Efficacy highlights from this poster include:
- 60% (3 of 5) ORR, including a 40% CR rate observed across brentuximab vedotin refractory patients
- 64% (7 of 11) ORR, including a 45% CR rate observed across all patients treated
Oral Presentation: Preliminary Results from a Phase I Dose Escalation Trial of Ruxolitinib and the PI3Kδ Inhibitor TGR-1202 in Myelofibrosis (Abstract Number 1125)
This oral presentation includes data from patients with myelofibrosis treated with the combination of ruxolitinib, the JAK1/2 inhibitor and TGR-1202. The combination was well tolerated and efficacious in the twelve patients treated. The most prevalent adverse events deemed at least possibly related to TGR-1202 included anemia, thrombocytopenia, neutropenia, AST/ALT elevation and amylase/lipase elevation and diarrhea, all of which were notably Grade 1/2 with the exception of Grade 3 amylase/lipase elevation seen in 2 patients (16.7%), and Grade 3 diarrhea seen in 1 patient (8.3%). Presentation highlights included:
- The patient population enrolled was advanced, with the majority having 2 or more prior mutations at baseline;
- Per protocol, all enrolled patients were on a stable dose of ruxolitinib monotherapy with best response to ruxolitinib monotherapy achieved prior to enrollment;
- Following the addition of TGR-1202, 11/12 patients experienced improvement in hemoglobin, many with a concomitant reduction in platelet counts indicating clinical benefit beyond ruxolitinib monotherapy; and
- 83% of study participants experienced clinical benefit (hematologic improvement, reduced spleen size and/or improvement in symptoms) including one patient who achieved a CR and continues on study, now out 72 weeks (Original Source)

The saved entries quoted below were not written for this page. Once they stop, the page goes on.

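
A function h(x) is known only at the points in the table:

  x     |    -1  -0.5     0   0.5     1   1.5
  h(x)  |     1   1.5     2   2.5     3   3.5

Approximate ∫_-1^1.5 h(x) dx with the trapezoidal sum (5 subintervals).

5.625

Δx = 0.5.
T_5 = (0.5/2)·[1 + 2·1.5 + 2·2 + 2·2.5 + 2·3 + 3.5] = 5.625.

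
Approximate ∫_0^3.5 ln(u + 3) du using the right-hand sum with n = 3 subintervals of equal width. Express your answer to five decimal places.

5.80171

Δu = (3.5 − 0)/3 = 7/6.
Right endpoints: 7/6, 7/3, 3.5.
f(7/6) ≈ 1.42712, f(7/3) ≈ 1.67398, f(3.5) ≈ 1.87180.
Sum = Δu · [f(7/6) + f(7/3) + f(3.5)].
Sum ≈ 5.80171.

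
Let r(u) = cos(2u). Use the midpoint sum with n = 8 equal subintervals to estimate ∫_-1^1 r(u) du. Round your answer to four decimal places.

0.9188

Δu = (1 − (-1))/8 = 0.25.
Midpoints: -0.875, -0.625, -0.375, -0.125, 0.125, 0.375, 0.625, 0.875.
r(-0.875) ≈ -0.1782, r(-0.625) ≈ 0.3153, r(-0.375) ≈ 0.7317, r(-0.125) ≈ 0.9689, r(0.125) ≈ 0.9689, r(0.375) ≈ 0.7317, r(0.625) ≈ 0.3153, r(0.875) ≈ -0.1782.
Sum = Δu · [r(-0.875) + r(-0.625) + r(-0.375) + ...].
Sum ≈ 0.9188.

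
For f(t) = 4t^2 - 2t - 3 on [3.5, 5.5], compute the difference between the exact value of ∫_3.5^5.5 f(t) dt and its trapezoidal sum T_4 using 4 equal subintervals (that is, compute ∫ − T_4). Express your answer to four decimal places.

Exact integral: ∫_3.5^5.5 f(t) dt ≈ 140.666667.
T_4 = 141.
Error ≈ 140.666667 − 141 ≈ -0.3333.

-0.3333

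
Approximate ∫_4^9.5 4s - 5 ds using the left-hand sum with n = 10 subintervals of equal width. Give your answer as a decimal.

114.95

Δs = (9.5 − 4)/10 = 0.55.
Left endpoints: 4, 4.55, 5.1, 5.65, 6.2, 6.75, 7.3, 7.85, 8.4, 8.95.
f(4) = 11, f(4.55) = 13.2, f(5.1) = 15.4, f(5.65) = 17.6, f(6.2) = 19.8, f(6.75) = 22, f(7.3) = 24.2, f(7.85) = 26.4, f(8.4) = 28.6, f(8.95) = 30.8.
Sum = Δs · [f(4) + f(4.55) + f(5.1) + ...].
Sum = 114.95.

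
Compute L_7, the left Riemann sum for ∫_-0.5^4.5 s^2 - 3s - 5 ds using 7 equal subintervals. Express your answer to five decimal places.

Δs = (4.5 − (-0.5))/7 = 5/7.
Left endpoints: -0.5, 3/14, 13/14, 23/14, 33/14, 43/14, 53/14.
f(-0.5) = -3.25, f(3/14) = -1097/196, f(13/14) = -1357/196, f(23/14) = -1417/196, f(33/14) = -1277/196, f(43/14) = -937/196, f(53/14) = -397/196.
Sum = Δs · [f(-0.5) + f(3/14) + f(13/14) + ...].
Sum ≈ -25.94388.

-25.94388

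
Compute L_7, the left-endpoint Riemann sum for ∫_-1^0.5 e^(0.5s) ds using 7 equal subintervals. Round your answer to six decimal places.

1.283697

Δs = (0.5 − (-1))/7 = 3/14.
Left endpoints: -1, -11/14, -4/7, -5/14, -1/7, 1/14, 2/7.
f(-1) ≈ 0.606531, f(-11/14) ≈ 0.675125, f(-4/7) ≈ 0.751477, f(-5/14) ≈ 0.836464, f(-1/7) ≈ 0.931063, f(1/14) ≈ 1.036360, f(2/7) ≈ 1.153565.
Sum = Δs · [f(-1) + f(-11/14) + f(-4/7) + ...].
Sum ≈ 1.283697.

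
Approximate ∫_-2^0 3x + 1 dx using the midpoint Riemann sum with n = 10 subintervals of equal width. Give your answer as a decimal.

-4

Δx = (0 − (-2))/10 = 0.2.
Midpoints: -1.9, -1.7, -1.5, -1.3, -1.1, -0.9, -0.7, -0.5, -0.3, -0.1.
f(-1.9) = -4.7, f(-1.7) = -4.1, f(-1.5) = -3.5, f(-1.3) = -2.9, f(-1.1) = -2.3, f(-0.9) = -1.7, f(-0.7) = -1.1, f(-0.5) = -0.5, f(-0.3) = 0.1, f(-0.1) = 0.7.
Sum = Δx · [f(-1.9) + f(-1.7) + f(-1.5) + ...].
Sum = -4.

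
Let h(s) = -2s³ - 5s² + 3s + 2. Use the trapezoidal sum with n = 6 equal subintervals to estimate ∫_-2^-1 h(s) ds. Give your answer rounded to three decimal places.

-6.648

Δs = (-1 − (-2))/6 = 1/6.
h(-2) = -8, h(-11/6) = -431/54, h(-5/3) = -206/27, h(-1.5) = -7, h(-4/3) = -166/27, h(-7/6) = -277/54, h(-1) = -4.
T_6 = (Δs/2)·[h(s_0) + 2h(s_1) + ... + 2h(s_{5}) + h(s_6)].
Sum ≈ -6.648.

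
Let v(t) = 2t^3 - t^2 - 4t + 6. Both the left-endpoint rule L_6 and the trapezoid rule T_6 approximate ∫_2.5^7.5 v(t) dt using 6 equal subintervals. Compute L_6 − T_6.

L_6 ≈ 1064.490741.
T_6 ≈ 1373.865741.
L_6 − T_6 = -309.375.

-309.375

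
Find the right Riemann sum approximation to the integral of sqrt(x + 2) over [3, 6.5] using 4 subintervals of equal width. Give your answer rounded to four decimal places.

9.3614

Δx = (6.5 − 3)/4 = 0.875.
Right endpoints: 3.875, 4.75, 5.625, 6.5.
f(3.875) ≈ 2.4238, f(4.75) ≈ 2.5981, f(5.625) ≈ 2.7613, f(6.5) ≈ 2.9155.
Sum = Δx · [f(3.875) + f(4.75) + f(5.625) + f(6.5)].
Sum ≈ 9.3614.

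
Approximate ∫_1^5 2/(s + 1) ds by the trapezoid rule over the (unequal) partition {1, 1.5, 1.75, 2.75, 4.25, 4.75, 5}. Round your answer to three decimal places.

2.224

Subinterval widths: 0.5, 0.25, 1, 1.5, 0.5, 0.25.
f(1) = 1, f(1.5) = 0.8, f(1.75) = 8/11, f(2.75) = 8/15, f(4.25) = 8/21, f(4.75) = 8/23, f(5) = 1/3.
On each subinterval the trapezoid contributes (Δs_i/2)·[f(s_{i-1}) + f(s_i)].
Sum ≈ 2.224.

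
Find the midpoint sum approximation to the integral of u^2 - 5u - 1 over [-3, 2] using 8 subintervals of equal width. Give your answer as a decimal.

Δu = (2 − (-3))/8 = 0.625.
Midpoints: -2.6875, -2.0625, -1.4375, -0.8125, -0.1875, 0.4375, 1.0625, 1.6875.
f(-2.6875) = 19.66015625, f(-2.0625) = 13.56640625, f(-1.4375) = 8.25390625, f(-0.8125) = 3.72265625, f(-0.1875) = -0.02734375, f(0.4375) = -2.99609375, f(1.0625) = -5.18359375, f(1.6875) = -6.58984375.
Sum = Δu · [f(-2.6875) + f(-2.0625) + f(-1.4375) + ...].
Sum = 19.00390625.

19.00390625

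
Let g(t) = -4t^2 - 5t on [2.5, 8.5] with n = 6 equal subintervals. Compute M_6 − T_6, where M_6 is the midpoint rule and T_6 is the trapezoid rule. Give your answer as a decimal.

M_6 = -961.
T_6 = -967.
M_6 − T_6 = 6.

6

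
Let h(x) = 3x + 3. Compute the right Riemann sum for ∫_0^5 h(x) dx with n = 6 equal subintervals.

Δx = (5 − 0)/6 = 5/6.
Right endpoints: 5/6, 5/3, 2.5, 10/3, 25/6, 5.
h(5/6) = 5.5, h(5/3) = 8, h(2.5) = 10.5, h(10/3) = 13, h(25/6) = 15.5, h(5) = 18.
Sum = Δx · [h(5/6) + h(5/3) + h(2.5) + ...].
Sum = 58.75.

58.75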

Shares of TG Therapeutics are currently trading at $5.55, down $0.15. TGTX has a 1-year high of $13.67 and a 1-year low of $4.90. The stock’s 50-day moving average is $6.05 and its 200-day moving average is $6.79.
On the ratings front, TG Therapeutics has been the subject of a number of recent research reports. In a report issued on November 7, FBR analyst Edward White reiterated a Buy rating on TGTX, with a price target of $24, which represents a potential upside of 321% from where the stock is currently trading. Separately, on the same day, Roth Capital’s Joseph Pantginis reiterated a Buy rating on the stock and has a price target of $33.
According to TipRanks.com, which ranks over 7,500 financial analysts and bloggers to gauge the performance of their past recommendations, Edward White and Joseph Pantginis have a yearly average loss of 8.3% and 14.2% respectively. White has a success rate of 27% and is ranked #4092 out of 4256 analysts, while Pantginis has a success rate of 32% and is ranked #4167.
Sentiment on the street is mostly bullish on TGTX stock. Out of 4 analysts who cover the stock, 4 suggest a Buy rating . The 12-month average price target assigned to the stock is $23.00, which represents a potential upside of 304% from where the stock is currently trading.
TG Therapeutics, Inc. is a biopharmaceutical company. It is focused on the acquisition, development and commercialization of novel treatments for B-cell malignancies and autoimmune diseases. The company develops two therapies targeting hematological malignancies: TG-1101 and TGR-1202.